Yorgos Lanthimos tem uma filmografia no mínimo original. Sempre abraçando histórias gloriosamente pessimistas e com um clima fúnebre – por mais que seus personagens lutem para viver –, o diretor constrói paralelos com o que há de mais egoísta nos seres humanos. Mas ele nunca o faz gratuitamente. Cada face de repugnância, de estranheza e de incômodo só revela mais e mais de um lado da natureza humana pouco explorado em uma arte que ainda é vista por muitos como apenas entretenimento.

Despontando para o mundo com Dente Canino (2009), seu terceiro trabalho à frente de um longa-metragem – que concorreu ao Oscar de 2011 como Melhor Filme Estrangeiro pela Grécia –, Lanthimos tem construído uma carreira a ser estudada: Enquanto seus roteiros sempre circundam os personagens como se eles fossem peças de um tabuleiro de xadrez maligno, sua direção tem uma das mais perceptíveis e crescentes mudanças de forma.

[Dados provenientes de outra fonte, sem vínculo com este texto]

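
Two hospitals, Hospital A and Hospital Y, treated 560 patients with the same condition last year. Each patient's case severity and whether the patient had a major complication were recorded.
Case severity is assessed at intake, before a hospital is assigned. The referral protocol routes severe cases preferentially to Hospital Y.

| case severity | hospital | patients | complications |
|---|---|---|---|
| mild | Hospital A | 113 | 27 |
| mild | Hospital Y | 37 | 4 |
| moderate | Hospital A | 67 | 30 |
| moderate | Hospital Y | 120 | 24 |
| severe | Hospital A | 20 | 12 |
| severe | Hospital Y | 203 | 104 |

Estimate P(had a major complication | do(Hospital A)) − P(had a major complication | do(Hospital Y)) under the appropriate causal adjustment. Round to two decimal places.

The case severity-specific comparison favours Hospital Y throughout, but the pooled figures favour Hospital A. The question is whether to condition on case severity.
Case severity is set before the hospital has any effect — it is not caused by the hospital — and it independently drives the outcome. That makes it a confounder, so the causal comparison is within case severity levels.
Adjusting over the population distribution of case severity: 0.268·(0.239−0.108) + 0.334·(0.448−0.200) + 0.398·(0.600−0.512) = +0.153.

+0.15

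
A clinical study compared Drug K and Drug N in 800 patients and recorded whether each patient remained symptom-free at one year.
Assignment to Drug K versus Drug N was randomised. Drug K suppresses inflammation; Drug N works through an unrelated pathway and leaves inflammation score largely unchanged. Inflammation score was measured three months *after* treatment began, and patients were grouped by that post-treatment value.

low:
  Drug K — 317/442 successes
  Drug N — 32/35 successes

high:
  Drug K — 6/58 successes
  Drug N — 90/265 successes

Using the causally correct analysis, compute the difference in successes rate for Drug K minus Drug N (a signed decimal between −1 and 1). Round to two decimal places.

+0.24

Drug N is higher inside every inflammation score stratum but Drug K is higher in aggregate. Whether to stratify depends on how inflammation score relates to the drug.
Inflammation score is downstream of the drug. One should not condition on a consequence of treatment, so the overall rates are the right comparison.
The causal difference is the pooled difference: 0.646 − 0.407 = +0.239.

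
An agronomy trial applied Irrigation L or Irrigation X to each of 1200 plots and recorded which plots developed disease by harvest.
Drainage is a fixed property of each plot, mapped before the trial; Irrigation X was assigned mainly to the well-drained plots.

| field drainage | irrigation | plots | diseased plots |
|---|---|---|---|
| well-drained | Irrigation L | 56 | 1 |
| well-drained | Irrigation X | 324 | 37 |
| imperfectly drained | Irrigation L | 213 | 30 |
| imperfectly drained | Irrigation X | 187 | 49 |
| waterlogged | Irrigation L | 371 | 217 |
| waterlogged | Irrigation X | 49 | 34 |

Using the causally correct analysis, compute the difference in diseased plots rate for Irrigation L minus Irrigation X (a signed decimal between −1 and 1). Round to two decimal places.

The field drainage-specific comparison favours Irrigation L throughout, but the pooled figures favour Irrigation X. The question is whether to condition on field drainage.
Nothing the irrigation does changes field drainage; the imbalance is an allocation artefact. With field drainage also predicting the outcome, the pooled figure is confounded, and the within-stratum comparison is the causal one.
Adjusting over the population distribution of field drainage: 0.317·(0.018−0.114) + 0.333·(0.141−0.262) + 0.350·(0.585−0.694) = -0.109.

-0.11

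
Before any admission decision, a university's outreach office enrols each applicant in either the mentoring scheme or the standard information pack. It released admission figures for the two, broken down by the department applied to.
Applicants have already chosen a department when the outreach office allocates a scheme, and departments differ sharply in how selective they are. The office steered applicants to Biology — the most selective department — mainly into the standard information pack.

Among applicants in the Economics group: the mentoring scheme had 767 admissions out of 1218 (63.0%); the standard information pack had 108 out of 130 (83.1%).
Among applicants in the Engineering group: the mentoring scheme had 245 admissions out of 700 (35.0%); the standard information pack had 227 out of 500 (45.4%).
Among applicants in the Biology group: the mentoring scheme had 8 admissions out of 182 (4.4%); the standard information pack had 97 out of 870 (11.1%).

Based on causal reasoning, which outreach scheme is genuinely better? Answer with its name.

the standard information pack is higher inside every department stratum but the mentoring scheme is higher in aggregate. Whether to stratify depends on how department relates to the outreach scheme.
The imbalance in department arose from how applicants were allocated, not from anything the outreach scheme did; and department independently affects the outcome. The pooled gap is confounded — condition on department.
Within each level — Economics: 63.0% vs 83.1%; Engineering: 35.0% vs 45.4%; Biology: 4.4% vs 11.1% — the standard information pack is higher every time.

the standard information pack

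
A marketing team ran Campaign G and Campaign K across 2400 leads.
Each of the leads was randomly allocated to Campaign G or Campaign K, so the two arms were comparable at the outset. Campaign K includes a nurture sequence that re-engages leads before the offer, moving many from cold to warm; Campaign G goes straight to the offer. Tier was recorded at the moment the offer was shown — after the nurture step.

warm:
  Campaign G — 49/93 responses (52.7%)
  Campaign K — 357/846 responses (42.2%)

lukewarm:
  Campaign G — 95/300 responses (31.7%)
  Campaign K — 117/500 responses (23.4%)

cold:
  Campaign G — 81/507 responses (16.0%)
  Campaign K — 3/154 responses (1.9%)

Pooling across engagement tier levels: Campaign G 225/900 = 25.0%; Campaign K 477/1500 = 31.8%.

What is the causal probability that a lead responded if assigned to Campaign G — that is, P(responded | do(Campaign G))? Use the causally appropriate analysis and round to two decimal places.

Engagement tier is recorded after the campaign and is itself shifted by it — it sits on the causal path from campaign to outcome. Conditioning on a mediator would strip out part of the effect we want; the pooled comparison gives the total causal effect.
So P(outcome | do(Campaign G)) is just the pooled rate for Campaign G: 225/900 = 0.250.

0.25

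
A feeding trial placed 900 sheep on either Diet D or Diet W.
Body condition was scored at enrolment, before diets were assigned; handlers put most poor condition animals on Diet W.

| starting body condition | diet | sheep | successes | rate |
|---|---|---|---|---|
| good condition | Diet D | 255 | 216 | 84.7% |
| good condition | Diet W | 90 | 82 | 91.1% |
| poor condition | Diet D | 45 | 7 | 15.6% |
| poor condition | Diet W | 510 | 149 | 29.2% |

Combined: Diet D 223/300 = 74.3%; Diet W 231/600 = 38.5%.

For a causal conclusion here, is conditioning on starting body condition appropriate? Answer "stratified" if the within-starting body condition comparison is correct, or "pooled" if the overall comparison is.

Diet W is higher inside every starting body condition stratum but Diet D is higher in aggregate. Whether to stratify depends on how starting body condition relates to the diet.
Starting body condition differs across diets for reasons unrelated to any effect of the diet itself, and it separately predicts the outcome — a classic confounder. We must compare within starting body condition levels.
Within each level — good condition: 84.7% vs 91.1%; poor condition: 15.6% vs 29.2% — Diet W is higher every time.

stratified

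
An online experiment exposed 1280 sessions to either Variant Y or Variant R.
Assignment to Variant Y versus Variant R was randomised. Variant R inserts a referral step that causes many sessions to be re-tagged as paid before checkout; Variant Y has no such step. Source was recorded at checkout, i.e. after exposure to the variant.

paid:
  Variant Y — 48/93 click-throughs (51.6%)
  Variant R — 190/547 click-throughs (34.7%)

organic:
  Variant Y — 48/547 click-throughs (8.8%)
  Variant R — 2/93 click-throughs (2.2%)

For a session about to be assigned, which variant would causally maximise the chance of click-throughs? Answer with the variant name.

Traffic source here is a post-treatment variable shaped by the variant; conditioning on it would introduce bias rather than remove it. The overall comparison is the causal one.
Pooled: Variant Y 15.0% vs Variant R 30.0%; Variant R is higher overall.

Variant R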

É como se, declaradamente, o diretor fizesse questão de mostrar sua metamorfose ambulante – especialmente ao colocar os pés em Hollywood com O Lagosta (2015).

Se, até o citado Dente Canino, o diretor filmava sempre como uma janela para os acontecimentos passados, por meio de cenas imóveis e planos raramente fechados em closes, Alpes (seu filme seguinte) já revelava um trabalho com alguma movimentação a mais e um maior número de primeiríssimos planos. Mas foi com O Lagosta que Lanthimos começou, de fato, a movimentar sua câmera. No ano seguinte, O Sacrifício do Cervo Sagrado viria concretizar essa adequação ao cinema hollywoodiano: a forma modificava-se com muita competência, sem apagar a assinatura autoral, e o conteúdo permanecia lanthimosiano.

Cuidado! Daqui em diante esta crítica pode conter spoilers.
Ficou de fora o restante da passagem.